Saturday, January 7, 2012
Getting from here to there
“Transition” is not one of my favorite words. It implies hard work, change, letting go of the familiar and heading into the unknown. It takes a person from what was to what will be and often involves pain. Biological mothers everywhere know exactly what I’m talking about.
So do daddies watching daughters glide down the aisle in white dresses, and employees leaving the nest of comfort on the wings of promotion. Transition is everywhere.
As a writer working on a fiction manuscript, I face it in nearly every scene. How does Fernando get from his Ford and into his front room? How does Paula get from dinners for one to picnics in the park? Transition.
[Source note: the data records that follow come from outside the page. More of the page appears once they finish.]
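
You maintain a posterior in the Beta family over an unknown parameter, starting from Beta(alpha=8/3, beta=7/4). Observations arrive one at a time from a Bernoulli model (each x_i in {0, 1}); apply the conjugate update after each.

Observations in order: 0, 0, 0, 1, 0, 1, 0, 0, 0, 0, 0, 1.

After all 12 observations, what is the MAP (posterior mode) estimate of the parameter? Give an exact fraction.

56/173

obs 1: x=0 → posterior Beta(8/3, 11/4)
obs 2: x=0 → posterior Beta(8/3, 15/4)
obs 3: x=0 → posterior Beta(8/3, 19/4)
obs 4: x=1 → posterior Beta(11/3, 19/4)
obs 5: x=0 → posterior Beta(11/3, 23/4)
obs 6: x=1 → posterior Beta(14/3, 23/4)
obs 7: x=0 → posterior Beta(14/3, 27/4)
obs 8: x=0 → posterior Beta(14/3, 31/4)
obs 9: x=0 → posterior Beta(14/3, 35/4)
obs 10: x=0 → posterior Beta(14/3, 39/4)
obs 11: x=0 → posterior Beta(14/3, 43/4)
obs 12: x=1 → posterior Beta(17/3, 43/4)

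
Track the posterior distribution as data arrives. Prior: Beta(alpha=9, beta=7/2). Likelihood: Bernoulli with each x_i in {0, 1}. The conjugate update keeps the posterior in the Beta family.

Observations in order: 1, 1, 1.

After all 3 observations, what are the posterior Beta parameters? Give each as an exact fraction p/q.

alpha=12, beta=7/2

obs 1: x=1 → posterior Beta(10, 7/2)
obs 2: x=1 → posterior Beta(11, 7/2)
obs 3: x=1 → posterior Beta(12, 7/2)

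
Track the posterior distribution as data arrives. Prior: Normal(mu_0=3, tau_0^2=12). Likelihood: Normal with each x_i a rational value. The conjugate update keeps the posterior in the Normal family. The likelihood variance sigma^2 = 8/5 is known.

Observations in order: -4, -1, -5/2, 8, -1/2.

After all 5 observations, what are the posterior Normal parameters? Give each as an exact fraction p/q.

mu_0=6/77, tau_0^2=24/77

obs 1: x=-4 → posterior Normal(-54/17, 24/17)
obs 2: x=-1 → posterior Normal(-69/32, 3/4)
obs 3: x=-5/2 → posterior Normal(-213/94, 24/47)
obs 4: x=8 → posterior Normal(27/124, 12/31)
obs 5: x=-1/2 → posterior Normal(6/77, 24/77)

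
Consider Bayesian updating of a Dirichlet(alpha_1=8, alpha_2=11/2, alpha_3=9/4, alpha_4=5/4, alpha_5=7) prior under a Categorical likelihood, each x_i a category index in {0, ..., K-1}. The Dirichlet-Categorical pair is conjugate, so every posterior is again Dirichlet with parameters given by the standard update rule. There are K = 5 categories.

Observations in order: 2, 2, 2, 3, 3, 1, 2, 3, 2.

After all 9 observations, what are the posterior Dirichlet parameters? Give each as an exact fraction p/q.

alpha_1=8, alpha_2=13/2, alpha_3=29/4, alpha_4=17/4, alpha_5=7

obs 1: x=2 → posterior Dirichlet(8, 11/2, 13/4, 5/4, 7)
obs 2: x=2 → posterior Dirichlet(8, 11/2, 17/4, 5/4, 7)
obs 3: x=2 → posterior Dirichlet(8, 11/2, 21/4, 5/4, 7)
obs 4: x=3 → posterior Dirichlet(8, 11/2, 21/4, 9/4, 7)
obs 5: x=3 → posterior Dirichlet(8, 11/2, 21/4, 13/4, 7)
obs 6: x=1 → posterior Dirichlet(8, 13/2, 21/4, 13/4, 7)
obs 7: x=2 → posterior Dirichlet(8, 13/2, 25/4, 13/4, 7)
obs 8: x=3 → posterior Dirichlet(8, 13/2, 25/4, 17/4, 7)
obs 9: x=2 → posterior Dirichlet(8, 13/2, 29/4, 17/4, 7)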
And how do last month’s holiday cookie-eaters get from their sweatpants back into their dress pants? They call my son Jake.
Jake is a personal trainer who helps people change. He teaches them how to get from pudgy to perfect, and even uses special exercises called—you guessed it—transitional exercises.
For example, if a client is working muscle set A, and wants to move to muscle set B, Jake takes him from an exercise for set A, into an exercise that uses both set A and B, and then into one that uses only set B. Sounds logical, but it’s hard work.
We can’t get away from transition, and we shouldn’t want to. The push from here to there keeps us moving forward. It squeezes life out of boney winter branches into green spring buds, and builds strength into the flabby muscles of winter revelers.
Transition challenges us, even as we trade in an old, marked-up calendar for a nice new clean one.
Some people worry that 2012 will be the last page in mankind’s datebook. If it is, fine. If not, great. My life doesn’t hang on a round Mayan rock with no room for the future; it hangs on the cross of Jesus Christ who said He’d never let me out of His hand.
Transition is not easy, but we have Someone who promised to get us through it. As we take those first steps into 2012, let’s look to the God who knows what’s coming, and trust Him to take care of us along the way.